Diese Erkenntnisse konnte ich dann sehr gut nutzen um unangenehme Situationen in reinen Frauengruppen stilvoll zu meistern. Ich lernte einfach die richtigen Register zu ziehen und schon lernte ich auf diese Weise wunderbare Damen, kennen die mich schon Jahre begleiten. Ich hatte auch ein wunderbares, mehrere Staffeln anhaltendes Tutorial: Sex and the City. Wenn immer ich mehr über weibliche Sozialgefüge lernen wollte, schaute ich mal was Carrie und Co so treiben. Diese Serie ist trotz der vielen oberflächlichen Klischees eine wunderbare, ironische und meisterhaft gestaltete Darstellung der modernen Weiblichkeit. Ein Portrait sozusagen, mit liebenswerten Manierismen. So wurde dann aus mir jemand der shoppen *und* shoppen kann. Beides führt zu wunderbar schicken und/oder lustigen Ergebnissen. Sei es vor dem Spiegel in der Boutique oder am heimischen Monitor. 

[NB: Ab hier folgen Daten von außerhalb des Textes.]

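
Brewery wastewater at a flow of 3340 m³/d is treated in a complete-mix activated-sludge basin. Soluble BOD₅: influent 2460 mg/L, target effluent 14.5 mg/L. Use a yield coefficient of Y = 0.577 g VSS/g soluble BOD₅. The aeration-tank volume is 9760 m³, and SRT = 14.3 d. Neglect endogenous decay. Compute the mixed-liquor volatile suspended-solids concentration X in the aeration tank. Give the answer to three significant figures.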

Um noch einmal die Serienkultur zu bemühen, gibt es eine Figur die kulturelle Register, sei es geschlechterbezogen oder auch kulturell, gerne auch ineinander verschränkt, situationsbedingt aus dem Ärmel schütteln kann: Die Figur Dax* aus Deep Space Nine mit dem unvergleichlich weiblichen Äußeren aber den Erinnerungen und dem Wissen von Männlein und Weiblein und irrsinnig vielen kulturellen Details aus vielen Regionen und Zeitaltern. Anhand von Dax erkennt man wunderbar, wie scheinbar gebundene (lokal, geschlechtlich, altersbedingt, etc.) kulturelle Register aufgrund eines eigenen Erfahrungsschatzes über den eigenen Grenzen hinweg von ihren Ursprüngen losgelöst werden können.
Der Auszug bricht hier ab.